See the  mother on the journey, tiny baby in her arms,
Running from the soldiers who’ve come to rape and kill
She’s tired from the running, desperate, hungry, full of fear—
How can she know God loves her, and that He walks beside her there?

He is there beside her in the dark and in the cold.
He knows what she is feeling, in the Bible it is told
That He was once a refugee. His parents ran to save His life
From the soldiers sent to kill him in Herod’s infanticide.

The way that God has chosen to loose the bands of wickedness
To give bread to the hungry and to help free the oppressed
Calls us to walk beside her in our prayers and in our hearts:
As the body of Christ, the servant king, it makes her burden ours.

But words and prayers are not enough, no matter how well spoken
God’s love requires our presence so He can walk beside His children.
Even though we’re broken, we are His feet and hands.
We stand in need of grace to obey His commands.

Though she sits in darkness, He came to be the light.
Though she now is hungry, He is the bread of life.
Though we turn aside sometimes or don’t know what to do,
We are all called in some way to help her make it through.

He chose to entrust us with His reputation
And to make us His body throughout every nation
As a king become baby, He risked everything
Calling us to embody the love that He brings….

I was hungry and you gave me bread
Thirsty and you gave me drink
A stranger and you took me in
In prison and you came to me….”
Lord, when did this happen?
His answer is quite clear
“When you did it for the least of these
It was for me, for I am there….

Teresa Norman March 2001

 

The Fear of the “Other”

Thosepeople are different than us….”, my usually reasonable co-worker said this morning.  She was trying to explain to me why immigration and immigrants and all those “other” people make her mad coming into “our” country.  (Not sure which country her ancestors immigrated from-mine were German, Norwegian and Swedish).  It was hard not to get mad.  But we were at work, so there wasn’t enough time for a full-blown rebuttal of “why so many of my friends and the people I respect are refugees or immigrants” and why I believe our country is enriched by what they bring or that those of us who are not Native American need to walk a bit softly and with humility on this one.  She knows how much we love our “adopted” Burmese granddaughters so, she just wanted to tell me that the Somali refugees next to her house were blocking the driveway with their car and she thought they should be deported. Oh, and, that we let too many of those “other” people into this country!

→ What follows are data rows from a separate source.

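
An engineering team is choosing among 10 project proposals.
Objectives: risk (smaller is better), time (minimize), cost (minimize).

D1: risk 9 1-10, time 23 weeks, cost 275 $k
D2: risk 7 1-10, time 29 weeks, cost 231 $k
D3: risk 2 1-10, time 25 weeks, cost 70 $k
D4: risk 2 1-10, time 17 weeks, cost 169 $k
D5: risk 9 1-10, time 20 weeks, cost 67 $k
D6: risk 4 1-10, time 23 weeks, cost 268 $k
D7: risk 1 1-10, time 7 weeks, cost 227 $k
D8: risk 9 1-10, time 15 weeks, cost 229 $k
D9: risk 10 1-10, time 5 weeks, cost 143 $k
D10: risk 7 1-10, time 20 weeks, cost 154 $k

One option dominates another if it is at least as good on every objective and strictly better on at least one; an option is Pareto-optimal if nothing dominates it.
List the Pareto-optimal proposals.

D3, D4, D5, D7, D9, D10

D1: dominated by D4 (risk 2≤9, time 17≤23, cost 169≤275).
D2: dominated by D3 (risk 2≤7, time 25≤29, cost 70≤231).
D3: not dominated.
D4: not dominated.
D5: not dominated (best cost).
D6: dominated by D4 (risk 2≤4, time 17≤23, cost 169≤268).
D7: not dominated (best risk).
D8: dominated by D7 (risk 1≤9, time 7≤15, cost 227≤229).
D9: not dominated (best time).
D10: not dominated.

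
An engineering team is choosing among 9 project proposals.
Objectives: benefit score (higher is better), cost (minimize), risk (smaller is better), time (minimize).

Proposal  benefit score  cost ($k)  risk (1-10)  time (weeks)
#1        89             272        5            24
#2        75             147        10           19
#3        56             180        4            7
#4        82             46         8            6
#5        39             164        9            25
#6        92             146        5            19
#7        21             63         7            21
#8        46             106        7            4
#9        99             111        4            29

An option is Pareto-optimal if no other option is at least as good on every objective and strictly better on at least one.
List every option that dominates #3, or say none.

none

#1: worse on cost (272 vs 180).
#2: worse on risk (10 vs 4).
#4: worse on risk (8 vs 4).
#5: worse on benefit score (39 vs 56).
#6: worse on risk (5 vs 4).
#7: worse on benefit score (21 vs 56).
#8: worse on benefit score (46 vs 56).
#9: worse on time (29 vs 7).
No option dominates #3.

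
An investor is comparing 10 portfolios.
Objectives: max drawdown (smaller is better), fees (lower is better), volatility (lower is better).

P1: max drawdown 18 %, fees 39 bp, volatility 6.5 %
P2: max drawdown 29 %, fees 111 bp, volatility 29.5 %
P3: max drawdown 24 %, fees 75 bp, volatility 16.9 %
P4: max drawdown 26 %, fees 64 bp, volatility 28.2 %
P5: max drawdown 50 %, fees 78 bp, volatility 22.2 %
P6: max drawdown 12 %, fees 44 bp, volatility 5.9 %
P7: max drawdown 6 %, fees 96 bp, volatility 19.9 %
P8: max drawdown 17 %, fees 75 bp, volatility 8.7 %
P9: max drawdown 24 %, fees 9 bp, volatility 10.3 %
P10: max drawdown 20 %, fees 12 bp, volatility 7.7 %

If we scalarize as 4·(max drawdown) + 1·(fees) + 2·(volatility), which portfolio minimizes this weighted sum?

P6

P1: 4·18 + 1·39 + 2·6.5 = 124.0
P2: 4·29 + 1·111 + 2·29.5 = 286.0
P3: 4·24 + 1·75 + 2·16.9 = 204.8
P4: 4·26 + 1·64 + 2·28.2 = 224.4
P5: 4·50 + 1·78 + 2·22.2 = 322.4
P6: 4·12 + 1·44 + 2·5.9 = 103.8
P7: 4·6 + 1·96 + 2·19.9 = 159.8
P8: 4·17 + 1·75 + 2·8.7 = 160.4
P9: 4·24 + 1·9 + 2·10.3 = 125.6
P10: 4·20 + 1·12 + 2·7.7 = 107.4
Lowest: P6 at 103.8.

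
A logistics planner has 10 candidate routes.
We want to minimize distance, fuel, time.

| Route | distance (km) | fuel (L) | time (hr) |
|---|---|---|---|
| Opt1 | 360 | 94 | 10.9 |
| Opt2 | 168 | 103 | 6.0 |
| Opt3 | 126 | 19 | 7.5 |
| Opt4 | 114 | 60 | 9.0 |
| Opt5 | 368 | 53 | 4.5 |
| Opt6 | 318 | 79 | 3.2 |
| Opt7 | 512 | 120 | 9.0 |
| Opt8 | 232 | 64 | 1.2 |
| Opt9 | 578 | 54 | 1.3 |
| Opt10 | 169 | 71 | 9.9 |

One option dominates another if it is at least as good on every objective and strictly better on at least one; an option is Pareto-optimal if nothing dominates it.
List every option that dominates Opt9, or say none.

none

Opt1: worse on fuel (94 vs 54).
Opt2: worse on fuel (103 vs 54).
Opt3: worse on time (7.5 vs 1.3).
Opt4: worse on fuel (60 vs 54).
Opt5: worse on time (4.5 vs 1.3).
Opt6: worse on fuel (79 vs 54).
Opt7: worse on fuel (120 vs 54).
Opt8: worse on fuel (64 vs 54).
Opt10: worse on fuel (71 vs 54).
No option dominates Opt9.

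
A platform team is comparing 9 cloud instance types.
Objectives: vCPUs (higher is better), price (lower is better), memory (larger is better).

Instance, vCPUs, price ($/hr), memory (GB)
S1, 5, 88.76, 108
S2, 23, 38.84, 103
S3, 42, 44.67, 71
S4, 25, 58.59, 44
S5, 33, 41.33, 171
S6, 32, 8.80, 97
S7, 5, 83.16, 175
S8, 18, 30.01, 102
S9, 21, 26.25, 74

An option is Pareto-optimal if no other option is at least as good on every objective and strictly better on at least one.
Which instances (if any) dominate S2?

S1: worse on vCPUs (5 vs 23).
S3: worse on price (44.67 vs 38.84).
S4: worse on price (58.59 vs 38.84).
S5: worse on price (41.33 vs 38.84).
S6: worse on memory (97 vs 103).
S7: worse on vCPUs (5 vs 23).
S8: worse on vCPUs (18 vs 23).
S9: worse on vCPUs (21 vs 23).
No option dominates S2.

none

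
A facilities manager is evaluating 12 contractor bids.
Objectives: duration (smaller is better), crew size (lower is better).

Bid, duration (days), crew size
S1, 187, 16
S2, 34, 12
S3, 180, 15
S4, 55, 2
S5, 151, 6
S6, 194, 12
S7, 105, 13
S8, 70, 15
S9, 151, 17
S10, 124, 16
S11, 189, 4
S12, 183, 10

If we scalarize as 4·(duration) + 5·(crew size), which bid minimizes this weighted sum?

S2

S1: 4·187 + 5·16 = 828
S2: 4·34 + 5·12 = 196
S3: 4·180 + 5·15 = 795
S4: 4·55 + 5·2 = 230
S5: 4·151 + 5·6 = 634
S6: 4·194 + 5·12 = 836
S7: 4·105 + 5·13 = 485
S8: 4·70 + 5·15 = 355
S9: 4·151 + 5·17 = 689
S10: 4·124 + 5·16 = 576
S11: 4·189 + 5·4 = 776
S12: 4·183 + 5·10 = 782
Lowest: S2 at 196.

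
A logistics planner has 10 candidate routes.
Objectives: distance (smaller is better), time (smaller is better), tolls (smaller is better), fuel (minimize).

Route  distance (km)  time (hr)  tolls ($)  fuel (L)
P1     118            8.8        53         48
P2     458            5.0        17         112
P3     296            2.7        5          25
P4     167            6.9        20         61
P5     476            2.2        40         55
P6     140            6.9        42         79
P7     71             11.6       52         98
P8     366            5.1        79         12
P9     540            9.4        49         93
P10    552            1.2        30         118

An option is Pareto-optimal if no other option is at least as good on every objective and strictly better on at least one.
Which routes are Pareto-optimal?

P1, P3, P4, P5, P6, P7, P8, P10

P1: not dominated.
P2: dominated by P3 (distance 296≤458, time 2.7≤5.0, tolls 5≤17, fuel 25≤112).
P3: not dominated (best tolls).
P4: not dominated.
P5: not dominated.
P6: not dominated.
P7: not dominated (best distance).
P8: not dominated (best fuel).
P9: dominated by P3 (distance 296≤540, time 2.7≤9.4, tolls 5≤49, fuel 25≤93).
P10: not dominated (best time).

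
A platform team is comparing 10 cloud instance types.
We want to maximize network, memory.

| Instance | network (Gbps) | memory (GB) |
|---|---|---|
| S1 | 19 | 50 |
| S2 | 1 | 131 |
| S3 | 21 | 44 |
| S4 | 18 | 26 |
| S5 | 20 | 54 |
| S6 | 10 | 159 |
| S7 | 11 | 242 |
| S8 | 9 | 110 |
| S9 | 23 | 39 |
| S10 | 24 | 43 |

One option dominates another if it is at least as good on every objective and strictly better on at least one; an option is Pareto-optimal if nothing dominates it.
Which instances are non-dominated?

S1: dominated by S5 (network 20≥19, memory 54≥50).
S2: dominated by S6 (network 10≥1, memory 159≥131).
S3: not dominated.
S4: dominated by S1 (network 19≥18, memory 50≥26).
S5: not dominated.
S6: dominated by S7 (network 11≥10, memory 242≥159).
S7: not dominated (best memory).
S8: dominated by S6 (network 10≥9, memory 159≥110).
S9: dominated by S10 (network 24≥23, memory 43≥39).
S10: not dominated (best network).

S3, S5, S7, S10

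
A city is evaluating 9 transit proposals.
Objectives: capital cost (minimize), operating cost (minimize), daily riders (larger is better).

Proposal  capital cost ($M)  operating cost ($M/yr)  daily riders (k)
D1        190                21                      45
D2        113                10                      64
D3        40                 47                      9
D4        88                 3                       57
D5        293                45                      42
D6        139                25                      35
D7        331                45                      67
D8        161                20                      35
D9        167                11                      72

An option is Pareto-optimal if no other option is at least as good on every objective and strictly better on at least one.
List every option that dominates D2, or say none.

D1: worse on capital cost (190 vs 113).
D3: worse on operating cost (47 vs 10).
D4: worse on daily riders (57 vs 64).
D5: worse on capital cost (293 vs 113).
D6: worse on capital cost (139 vs 113).
D7: worse on capital cost (331 vs 113).
D8: worse on capital cost (161 vs 113).
D9: worse on capital cost (167 vs 113).
No option dominates D2.

none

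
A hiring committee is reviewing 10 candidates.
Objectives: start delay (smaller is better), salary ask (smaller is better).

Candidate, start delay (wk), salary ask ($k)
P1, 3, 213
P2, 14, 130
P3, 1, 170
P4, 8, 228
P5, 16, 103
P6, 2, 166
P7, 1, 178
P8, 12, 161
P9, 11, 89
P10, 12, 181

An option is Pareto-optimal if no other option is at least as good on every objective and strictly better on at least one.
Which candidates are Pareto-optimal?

P1: dominated by P3 (start delay 1≤3, salary ask 170≤213).
P2: dominated by P9 (start delay 11≤14, salary ask 89≤130).
P3: not dominated.
P4: dominated by P1 (start delay 3≤8, salary ask 213≤228).
P5: dominated by P9 (start delay 11≤16, salary ask 89≤103).
P6: not dominated.
P7: dominated by P3 (start delay 1≤1, salary ask 170≤178).
P8: dominated by P9 (start delay 11≤12, salary ask 89≤161).
P9: not dominated (best salary ask).
P10: dominated by P3 (start delay 1≤12, salary ask 170≤181).

P3, P6, P9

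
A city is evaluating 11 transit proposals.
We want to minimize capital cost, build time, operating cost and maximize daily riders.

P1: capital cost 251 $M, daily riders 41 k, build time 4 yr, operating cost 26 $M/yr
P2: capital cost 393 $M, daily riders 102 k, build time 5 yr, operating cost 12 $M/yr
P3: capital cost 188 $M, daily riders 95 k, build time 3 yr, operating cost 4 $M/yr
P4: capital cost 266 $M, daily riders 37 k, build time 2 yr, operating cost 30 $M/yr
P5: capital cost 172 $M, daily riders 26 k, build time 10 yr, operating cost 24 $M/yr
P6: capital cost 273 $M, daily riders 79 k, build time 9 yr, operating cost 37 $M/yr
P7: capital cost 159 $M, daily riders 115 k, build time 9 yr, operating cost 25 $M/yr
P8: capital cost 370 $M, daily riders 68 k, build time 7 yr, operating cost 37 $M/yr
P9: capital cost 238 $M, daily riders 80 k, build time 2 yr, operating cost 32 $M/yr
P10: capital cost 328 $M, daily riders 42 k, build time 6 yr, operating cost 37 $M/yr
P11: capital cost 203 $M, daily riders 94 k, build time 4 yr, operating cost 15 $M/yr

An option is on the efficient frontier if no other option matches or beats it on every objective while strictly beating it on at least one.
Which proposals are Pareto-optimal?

P2, P3, P4, P5, P7, P9

P1: dominated by P3 (capital cost 188≤251, daily riders 95≥41, build time 3≤4, operating cost 4≤26).
P2: not dominated.
P3: not dominated (best operating cost).
P4: not dominated.
P5: not dominated.
P6: dominated by P3 (capital cost 188≤273, daily riders 95≥79, build time 3≤9, operating cost 4≤37).
P7: not dominated (best capital cost).
P8: dominated by P3 (capital cost 188≤370, daily riders 95≥68, build time 3≤7, operating cost 4≤37).
P9: not dominated.
P10: dominated by P3 (capital cost 188≤328, daily riders 95≥42, build time 3≤6, operating cost 4≤37).
P11: dominated by P3 (capital cost 188≤203, daily riders 95≥94, build time 3≤4, operating cost 4≤15).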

I’m sorry her neighbors had bad manners, or maybe didn’t have her understanding of property rights.  But stereotyping everyone from every region (except of course, white North Americans who forgot that they too immigrated) is a really bad idea!

Refugees go through a stringent screening process to get here.  Article 1 of the Geneva Convention as amended by the 1967 Protocol provides the definition of a refugee:

“A person who owing to a well-founded fear of being persecuted for reasons of race, religion, nationality, membership of a particular social group or political opinion, is outside the country of his nationality and is unable or, owing to such fear, is unwilling to avail himself of the protection of that country; or who, not having a nationality and being outside the country of his former habitual residence as a result of such events, is unable or, owing to such fear, is unwilling to return to it..”[3]

Taking a deep breath, saying a pray for those, like my friend, who do not understand the value of diversity, the necessity of compassion, or the richness and beauty to be gained by learning from what each person created in the image of God has to offer.